Mielite transversa consiste em inflamação focal da medula espinal por condição neuroimune, com extensão de um ou mais níveis, na ausência de lesão compressiva3. Em um estudo, 70% dos pacientes admitidos em um serviço terciário como mielite transversa idiopática tiveram a causa da sua mielopatia definida, o que demonstra que as etiologias para essa condição são pobremente reconhecidas pela comunidade médica4. O dano aos neurônios medulares causa disfunção neurológica de graus variáveis, incluindo dor, fraqueza, déficits sensitivos e/ou disfunção autonômica. A fraqueza pode acometer apenas membros inferiores ou os quatro membros. Queixas sensitivas compreendem dormência, formigamento, hipersensibilidade, queimação e sensação de constricção circunferencial. Um terço dos pacientes refere dor.
Com a disfunção autonômica, pode ocorrer perda fecal ou constipação, assim como retenção ou incontinência urinária e disfunção erétil3.
Os dados epidemiológicos são pouco disponíveis, mas se calcula que, nos Estados Unidos, haja 1.400 novos casos anualmente. A distribuição entre as diferentes etiologias varia entre as populações estudadas. Há predominância de cerca de 60 a 75% do sexo feminino, e uma distribuição bimodal em relação à idade na segunda e quarta décadas de vida, sendo sobretudo a esclerose múltipla uma das causas mais prevalentes de mielopatia inflamatória3. No entanto, a mielite pode ocorrer em qualquer idade, dependendo da etiologia subjacente à lesão1. A taxa de recorrência varia de 17,5 a 61%3.
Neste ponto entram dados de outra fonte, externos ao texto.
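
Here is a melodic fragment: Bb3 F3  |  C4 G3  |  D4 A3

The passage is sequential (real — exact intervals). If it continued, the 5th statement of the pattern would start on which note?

Taking 2-note groups, the heads are Bb3, C4, D4: the pattern moves up a 2nd.
Extending the heads up a 2nd: E4 → F#4.

F#4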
A MT pode ser classificada pela causa, em idiopática ou secundária; pela apresentação, em aguda, subaguda ou crônica; ou pela extensão, em parcial (quando poupa o segmento anterior ou posterior no corte axial), completa ou longitudinalmente extensa – esta quando acomete três ou mais níveis. Na investigação, é essencial averiguar o histórico de infecção e vacinação, condição autoimune ou imunossupressora, doença desmielinizante, viagens e contato com animais. Interrogatório sintomatológico e exame físico geral podem ter papel fundamental no raciocínio clínico3. O Quadro 1 resume as principais causas de mielopatia inflamatória2.
Quadro 1 – Principais etiologias de mielopatia inflamatória. Salvador, Bahia, Brasil – 2022
Desmielinizante
Esclerose múltipla
Doença dos espectros da neuromielite óptica
Encefalomielite disseminada aguda
Neurite óptica, encefalite e mielite associadas
ao MOG-IgG
Doenças autoimunes sistêmicas
Lúpus eritematoso sistêmico
Síndrome de Sjögren primária
Sarcoidose
Doença mista do tecido conjuntivo
Esclerose sistêmica
Vogt-Koyanagi-Harada
Paraneoplásica
Anti-anfifisina
Anti-CRMP5
Mielopatia necrotizante
Infecciosas
Bacteriana
Doença de Lyme
Neurossífilis
Fonte: Elaboração própria com base em Cree2
Infecciosas
Bacteriana
Tuberculose
Brucelose
Leptospirose
Fúngica
Criptococose
Aspergilose
Actinomicose
Viral
Família herpesvírus (herpes simples, varicela-zoster, citomegalovírus)
Catapora
Sarampo
Flavivírus (dengue, Zika e Chikungunya)
HIV
HTLV
Parasitárias
Esquistossomose
Neurocisticercose
Toxoplasmose
Em caso de suspeita de MT, a ressonância magnética (RM) da coluna com contraste é a melhor ferramenta quando se trata de exames complementares, uma vez que demonstra características da lesão que ajudam a diferenciar causas e diagnósticos,
como mielopatia compressiva, que pode indicar cirurgia descompressiva de urgência1. A indicação de RM de crânio para complementar a investigação deve ser considerada, principalmente com a suspeita de doenças desmielinizantes. Avaliação liquórica com pesquisa de bandas oligoclonais, sorologias, avaliação de autoanticorpos e dosagem de vitamina B12 também dão suporte à avaliação3.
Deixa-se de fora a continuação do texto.